The Line Between Trading and Settling
The practical consequence of everything above is a distinction I think the industry has not yet made cleanly enough. There is a difference between a blockchain you can trade on and a blockchain you can settle on. Trading requires speed, liquidity, and reasonable reliability. Solana has all three. The $553 million in tokenised equities that traded on Solana on June 25 is evidence of a market that has found a venue it can trade on. Settling requires something more. It requires that a specific transaction, the one that matters, the redemption, the liquidation, the settlement window, lands when it has to. Not probably. Certainly.

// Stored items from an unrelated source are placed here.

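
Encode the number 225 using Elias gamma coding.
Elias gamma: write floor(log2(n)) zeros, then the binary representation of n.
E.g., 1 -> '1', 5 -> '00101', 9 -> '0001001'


num_bits = floor(log2(225)) + 1 = 8
leading_zeros = num_bits - 1 = 7
binary(225) = 11100001

Elias gamma(225) = '0000000' + '11100001' = 000000011100001 (15 bits)


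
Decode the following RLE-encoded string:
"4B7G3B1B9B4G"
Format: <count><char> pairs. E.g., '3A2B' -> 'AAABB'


Expanding each <count><char> pair:
  4B -> 'BBBB'
  7G -> 'GGGGGGG'
  3B -> 'BBB'
  1B -> 'B'
  9B -> 'BBBBBBBBB'
  4G -> 'GGGG'

Decoded = BBBBGGGGGGGBBBBBBBBBBBBBGGGG


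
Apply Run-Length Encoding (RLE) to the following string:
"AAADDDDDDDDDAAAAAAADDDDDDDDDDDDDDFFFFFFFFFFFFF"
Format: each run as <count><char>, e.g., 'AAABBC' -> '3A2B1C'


Scanning runs left to right:
  i=0: run of 'A' x 3 -> '3A'
  i=3: run of 'D' x 9 -> '9D'
  i=12: run of 'A' x 7 -> '7A'
  i=19: run of 'D' x 14 -> '14D'
  i=33: run of 'F' x 13 -> '13F'

RLE = 3A9D7A14D13F


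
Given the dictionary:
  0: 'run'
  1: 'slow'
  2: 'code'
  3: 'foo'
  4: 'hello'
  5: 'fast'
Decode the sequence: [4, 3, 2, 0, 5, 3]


Look up each index in the dictionary:
  4 -> 'hello'
  3 -> 'foo'
  2 -> 'code'
  0 -> 'run'
  5 -> 'fast'
  3 -> 'foo'

Decoded: "hello foo code run fast foo"


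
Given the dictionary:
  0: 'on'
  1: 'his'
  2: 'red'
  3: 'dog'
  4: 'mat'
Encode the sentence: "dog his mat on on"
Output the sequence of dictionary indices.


Look up each word in the dictionary:
  'dog' -> 3
  'his' -> 1
  'mat' -> 4
  'on' -> 0
  'on' -> 0

Encoded: [3, 1, 4, 0, 0]


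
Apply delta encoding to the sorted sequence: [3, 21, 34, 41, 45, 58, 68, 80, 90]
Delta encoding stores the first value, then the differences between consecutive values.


First value: 3
Deltas:
  21 - 3 = 18
  34 - 21 = 13
  41 - 34 = 7
  45 - 41 = 4
  58 - 45 = 13
  68 - 58 = 10
  80 - 68 = 12
  90 - 80 = 10


Delta encoded: [3, 18, 13, 7, 4, 13, 10, 12, 10]


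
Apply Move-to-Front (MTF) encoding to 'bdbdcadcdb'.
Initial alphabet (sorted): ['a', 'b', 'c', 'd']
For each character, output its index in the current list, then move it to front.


MTF encoding:
'b': index 1 in ['a', 'b', 'c', 'd'] -> ['b', 'a', 'c', 'd']
'd': index 3 in ['b', 'a', 'c', 'd'] -> ['d', 'b', 'a', 'c']
'b': index 1 in ['d', 'b', 'a', 'c'] -> ['b', 'd', 'a', 'c']
'd': index 1 in ['b', 'd', 'a', 'c'] -> ['d', 'b', 'a', 'c']
'c': index 3 in ['d', 'b', 'a', 'c'] -> ['c', 'd', 'b', 'a']
'a': index 3 in ['c', 'd', 'b', 'a'] -> ['a', 'c', 'd', 'b']
'd': index 2 in ['a', 'c', 'd', 'b'] -> ['d', 'a', 'c', 'b']
'c': index 2 in ['d', 'a', 'c', 'b'] -> ['c', 'd', 'a', 'b']
'd': index 1 in ['c', 'd', 'a', 'b'] -> ['d', 'c', 'a', 'b']
'b': index 3 in ['d', 'c', 'a', 'b'] -> ['b', 'd', 'c', 'a']


Output: [1, 3, 1, 1, 3, 3, 2, 2, 1, 3]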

There is a structural point embedded in that distinction that goes beyond individual use cases. Solana currently operates as a single-product market: block space, open to all, priced competitively, identical conditions for every participant. That model is what made Solana the fastest and most liquid public blockchain. But it also means that every participant from a retail trader to a fund settling a ten-figure redemption, is buying the same thing and receiving the same terms which are open-queue, competitive and probabilistic. The network will try but it doesn’t promise. The Certainty Economy does not replace that model, instead it extends it. Reserved execution is a different product for a different market vertical, built on the same underlying infrastructure. The validators that provide it earn revenue they cannot earn from open-queue flow. The participants that need it can operate at scale they cannot achieve without it. The capital that committed elsewhere, not for lack of interest in Solana but for lack of a guarantee that matched its operating requirements, now has a product it can actually use. The blockspace market expands because more of the demand that already exists can finally be served. The overall pie gets larger.
The institutions that have arrived on Solana so far have arrived to trade. The ones that will arrive to settle are the next wave, and they are the larger wave. The capital under management at institutions that need settlement-grade infrastructure is measured in trillions, not billions.
The line between trading and settling is drawn by the infrastructure layer that provides execution certainty. That infrastructure is being built now. The Certainty Economy is the market that forms around it.
Why This Argument Starts Now
I have been working through the intellectual architecture of the Certainty Economy across a series of essays, and this piece is the beginning of that series. The reason to start with the Certainty Economy rather than the technical details of how Raiku implements it is that the macro argument has to land before the product logic can be fully understood. The technical story, AOT reservations, JIT execution, blockspace auctions, validator economics, is meaningful only if the reader already understands why execution certainty is the defining infrastructure challenge of the current moment. The product answers a question. The Certainty Economy is the question.
Over the coming months I will work through the deeper architecture of that question: the specific clauses of the Engineering Contract that create the uncertainty in the first place, the long-term trajectory of public blockchains as settlement infrastructure, and the dynamics of the Fast Money layer that profits from the uncertainty everyone else is trying to solve. Each of those pieces builds on this one.
The conclusion is this: guaranteed execution is economically meaningful on public blockchains, the market forming around it is real and growing, and the infrastructure capable of providing that guarantee at scale is the defining build of the current cycle. That is the Certainty Economy and it’s already here.
Robin Nordnes is the CEO and Founder of Raiku, which builds blockspace reservation infrastructure on Solana.